Mais peut-être que c’est moi qui doute de ma capacité à gérer les enfants et à leur apporter tout ce dont ils ont besoin ? Oui, c’est encore cette voix en moi qui me dit : « Tu n’es pas née là-dedans et tu n’as pas grandi dans ce genre de maison, alors qu’est-ce qui te prend de te la jouer maman de famille nombreuse ? Qui t’a dit que tu en étais capable ? Que tu en as le droit ? Que tu le mérites ? »

Autour de moi, les femmes enceintes qui ont déjà quatre ou cinq enfants vivent ces vacances avec plaisir et légèreté, il n’y a que moi qui m’embrouille.
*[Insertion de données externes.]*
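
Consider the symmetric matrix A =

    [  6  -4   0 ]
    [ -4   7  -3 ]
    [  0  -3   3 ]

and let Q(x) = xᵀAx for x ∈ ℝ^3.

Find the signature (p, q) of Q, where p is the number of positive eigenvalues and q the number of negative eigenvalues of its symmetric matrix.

An LDLᵀ factorisation of A has diagonal entries 6, 13/3, 12/13.
That gives 3 positive pivots.

(3, 0)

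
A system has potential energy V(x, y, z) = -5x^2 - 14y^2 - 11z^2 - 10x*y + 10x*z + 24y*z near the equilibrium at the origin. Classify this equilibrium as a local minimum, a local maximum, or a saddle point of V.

The Hessian at the origin is H = [[-10, -10, 10], [-10, -28, 24], [10, 24, -22]].
Congruent diagonalization of H (simultaneous row and column reduction) yields pivots -10, -18, -10/9.
That gives 3 negative pivots.
H is negative definite, so the origin is a strict local maximum.

local maximum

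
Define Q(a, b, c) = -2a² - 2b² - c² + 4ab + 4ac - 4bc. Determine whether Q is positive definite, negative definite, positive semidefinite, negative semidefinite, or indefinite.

Write A = [[-2, 2, 2], [2, -2, -2], [2, -2, -1]].
Congruent diagonalization of A (simultaneous row and column reduction) yields pivots -2, 0, 1.
Counting signs: 1 positive, 1 negative, 1 zero.
Hence Q is indefinite.

indefinite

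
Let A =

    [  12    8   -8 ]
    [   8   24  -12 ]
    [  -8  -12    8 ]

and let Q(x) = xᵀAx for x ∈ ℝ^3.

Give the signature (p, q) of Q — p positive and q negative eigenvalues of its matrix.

Congruent diagonalization of A (simultaneous row and column reduction) yields pivots 12, 56/3, 2/7.
Counting signs: 3 positive.

(3, 0)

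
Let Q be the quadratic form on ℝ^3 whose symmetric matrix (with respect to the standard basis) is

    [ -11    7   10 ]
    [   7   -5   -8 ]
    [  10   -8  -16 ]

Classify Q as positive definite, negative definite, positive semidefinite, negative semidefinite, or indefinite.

An LDLᵀ factorisation of A has diagonal entries -11, -6/11, -2.
That gives 3 negative pivots.
Hence Q is negative definite.

negative definite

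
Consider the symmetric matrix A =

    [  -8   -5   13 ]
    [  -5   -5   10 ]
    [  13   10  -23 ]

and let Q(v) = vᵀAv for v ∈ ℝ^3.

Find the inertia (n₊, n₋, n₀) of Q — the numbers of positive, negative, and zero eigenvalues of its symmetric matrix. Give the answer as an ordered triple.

Row-reducing A symmetrically gives the diagonal entries -8, -15/8, 0.
That gives 2 negative, 1 zero pivots.

(0, 2, 1)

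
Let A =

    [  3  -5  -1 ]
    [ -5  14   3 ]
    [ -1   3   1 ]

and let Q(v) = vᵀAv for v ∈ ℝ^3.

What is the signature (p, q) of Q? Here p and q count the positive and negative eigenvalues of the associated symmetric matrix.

(3, 0)

Congruent diagonalization of A (simultaneous row and column reduction) yields pivots 3, 17/3, 6/17.
Counting signs: 3 positive.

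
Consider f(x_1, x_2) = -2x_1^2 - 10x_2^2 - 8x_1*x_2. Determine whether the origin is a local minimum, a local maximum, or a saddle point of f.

The Hessian at the origin is H = [[-4, -8], [-8, -20]].
det H = -4·-20 − (-8)² = 16 > 0 and H[1,1] = -4 < 0, so H is negative definite.
Therefore the origin is a local maximum.

local maximum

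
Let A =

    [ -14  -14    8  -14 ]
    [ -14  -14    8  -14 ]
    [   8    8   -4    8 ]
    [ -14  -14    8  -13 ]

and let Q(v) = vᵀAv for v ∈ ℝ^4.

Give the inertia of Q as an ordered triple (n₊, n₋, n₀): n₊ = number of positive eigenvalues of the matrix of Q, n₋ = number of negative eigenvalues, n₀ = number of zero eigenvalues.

(2, 1, 1)

Applying the same elementary operations to the rows and columns of A produces a congruent diagonal matrix with entries -14, 0, 4/7, 1.
That gives 2 positive, 1 negative, 1 zero pivots.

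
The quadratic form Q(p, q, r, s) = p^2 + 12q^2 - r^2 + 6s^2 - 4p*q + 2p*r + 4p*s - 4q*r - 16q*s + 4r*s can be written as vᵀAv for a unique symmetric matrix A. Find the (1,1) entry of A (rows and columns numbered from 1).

The coefficient of p^2 in Q is 1, and that is exactly A[1,1].

1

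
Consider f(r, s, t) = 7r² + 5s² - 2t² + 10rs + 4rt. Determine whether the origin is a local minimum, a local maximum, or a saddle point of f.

saddle point

The Hessian at the origin is H = [[14, 10, 4], [10, 10, 0], [4, 0, -4]].
Congruent diagonalization of H (simultaneous row and column reduction) yields pivots 14, 20/7, -8.
Counting signs: 2 positive, 1 negative.
H is indefinite, so the origin is a saddle point.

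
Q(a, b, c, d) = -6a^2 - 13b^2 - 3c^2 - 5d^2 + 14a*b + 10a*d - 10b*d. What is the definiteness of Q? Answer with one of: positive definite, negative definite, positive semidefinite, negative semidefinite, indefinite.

The symmetric matrix of Q is A = [[-6, 7, 0, 5], [7, -13, 0, -5], [0, 0, -3, 0], [5, -5, 0, -5]].
Leading principal minors: Δ_1 = -6, Δ_2 = 29, Δ_3 = -87, Δ_4 = 60.
The signs alternate starting with Δ_1 < 0, so by Sylvester's criterion Q is negative definite.

negative definite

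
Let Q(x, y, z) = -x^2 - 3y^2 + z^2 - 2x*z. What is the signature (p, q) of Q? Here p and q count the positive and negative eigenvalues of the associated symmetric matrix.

(1, 2)

The associated matrix is A = [[-1, 0, -1], [0, -3, 0], [-1, 0, 1]].
Applying the same elementary operations to the rows and columns of A produces a congruent diagonal matrix with entries -1, -3, 2.
Counting signs: 1 positive, 2 negative.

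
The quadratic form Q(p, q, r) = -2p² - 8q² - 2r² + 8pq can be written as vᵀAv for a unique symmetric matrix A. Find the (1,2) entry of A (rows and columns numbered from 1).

4

The coefficient of p·q in Q is 8. For a symmetric A this equals A[1,2] + A[2,1] = 2·A[1,2].
So A[1,2] = 8/2 = 4.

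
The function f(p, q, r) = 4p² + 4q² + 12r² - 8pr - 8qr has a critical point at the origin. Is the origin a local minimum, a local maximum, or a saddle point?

The Hessian at the origin is H = [[8, 0, -8], [0, 8, -8], [-8, -8, 24]].
Applying the same elementary operations to the rows and columns of H produces a congruent diagonal matrix with entries 8, 8, 8.
So there are 3 positive pivots.
H is positive definite, so the origin is a strict local minimum.

local minimum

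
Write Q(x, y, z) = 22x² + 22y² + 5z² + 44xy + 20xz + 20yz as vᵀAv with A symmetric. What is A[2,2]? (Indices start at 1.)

22

The coefficient of y² in Q is 22, and that is exactly A[2,2].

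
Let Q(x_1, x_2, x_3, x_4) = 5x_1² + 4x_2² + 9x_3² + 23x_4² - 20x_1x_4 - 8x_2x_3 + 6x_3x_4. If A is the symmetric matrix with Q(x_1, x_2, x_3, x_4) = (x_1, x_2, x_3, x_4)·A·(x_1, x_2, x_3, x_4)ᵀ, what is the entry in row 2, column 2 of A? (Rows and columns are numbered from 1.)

4

The coefficient of x_2² in Q is 4, and that is exactly A[2,2].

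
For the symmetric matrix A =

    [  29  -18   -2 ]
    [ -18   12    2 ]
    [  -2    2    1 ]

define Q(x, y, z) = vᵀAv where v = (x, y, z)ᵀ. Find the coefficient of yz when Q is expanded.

The coefficient of yz is A[2,3] + A[3,2] = 2·2 = 4.

4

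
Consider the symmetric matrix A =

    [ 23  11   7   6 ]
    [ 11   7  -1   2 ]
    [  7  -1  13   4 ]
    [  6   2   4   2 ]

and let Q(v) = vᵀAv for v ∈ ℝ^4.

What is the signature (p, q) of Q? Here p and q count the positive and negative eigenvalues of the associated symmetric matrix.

(2, 0)

Congruent diagonalization of A (simultaneous row and column reduction) yields pivots 23, 40/23, 0, 0.
So there are 2 positive, 2 zero pivots.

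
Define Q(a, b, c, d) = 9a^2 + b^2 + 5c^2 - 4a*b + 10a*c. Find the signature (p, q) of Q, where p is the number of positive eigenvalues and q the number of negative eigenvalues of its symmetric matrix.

(2, 0)

Write A = [[9, -2, 5, 0], [-2, 1, 0, 0], [5, 0, 5, 0], [0, 0, 0, 0]].
Row-reducing A symmetrically gives the diagonal entries 9, 5/9, 0, 0.
So there are 2 positive, 2 zero pivots.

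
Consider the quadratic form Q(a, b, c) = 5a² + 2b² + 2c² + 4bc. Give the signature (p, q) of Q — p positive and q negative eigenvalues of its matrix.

(2, 0)

Write A = [[5, 0, 0], [0, 2, 2], [0, 2, 2]].
Congruent diagonalization of A (simultaneous row and column reduction) yields pivots 5, 2, 0.
That gives 2 positive, 1 zero pivots.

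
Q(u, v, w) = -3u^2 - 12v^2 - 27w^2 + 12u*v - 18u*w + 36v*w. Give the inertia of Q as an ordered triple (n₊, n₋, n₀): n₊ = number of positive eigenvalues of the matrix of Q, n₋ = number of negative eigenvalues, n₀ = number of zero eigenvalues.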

Avec les repas achetés et tous prêts, en restant à la maison à ruminer mes remords et cette sensation de culpabilité qui ne me lâche pas.

Mes copines n’ont pas arrangé les choses. Leur présence m’a rappelé qui j’étais, le passé d’où je viens et les origines de l’éducation que j’ai reçue, intensifiant cette voix intérieure. J’essaie de regarder devant moi, vers le futur, et de me renforcer dans le fait que je suis quelqu’un de bien, de juste. Peut-être un peu limitée en ce  moment. C’est difficile, mais les fruits de mon labeur ne tarderont pas à se montrer et il ne me restera plus que quelques années difficiles et c’est tout.

Mais si je pensais autrement ? A maintenant, et pas dans quelques années ? Peut-être que si j’arrête de penser « comment il faut être » et que je commence simplement à « être », je pourrai profiter de ce que j’ai, maintenant, c’est-à-dire de tous ces magnifiques cadeaux gratuits ! Peut-être qu’alors, je pourrai changer ma réalité, afin qu’elle soit bonne et facile, pas qu’elle me dépasse, mais qu’elle reste exactement comme elle est, juste sans en souffrir.

Peut-être que si j’ose, je pourrai apprendre à aimer ce que j’ai.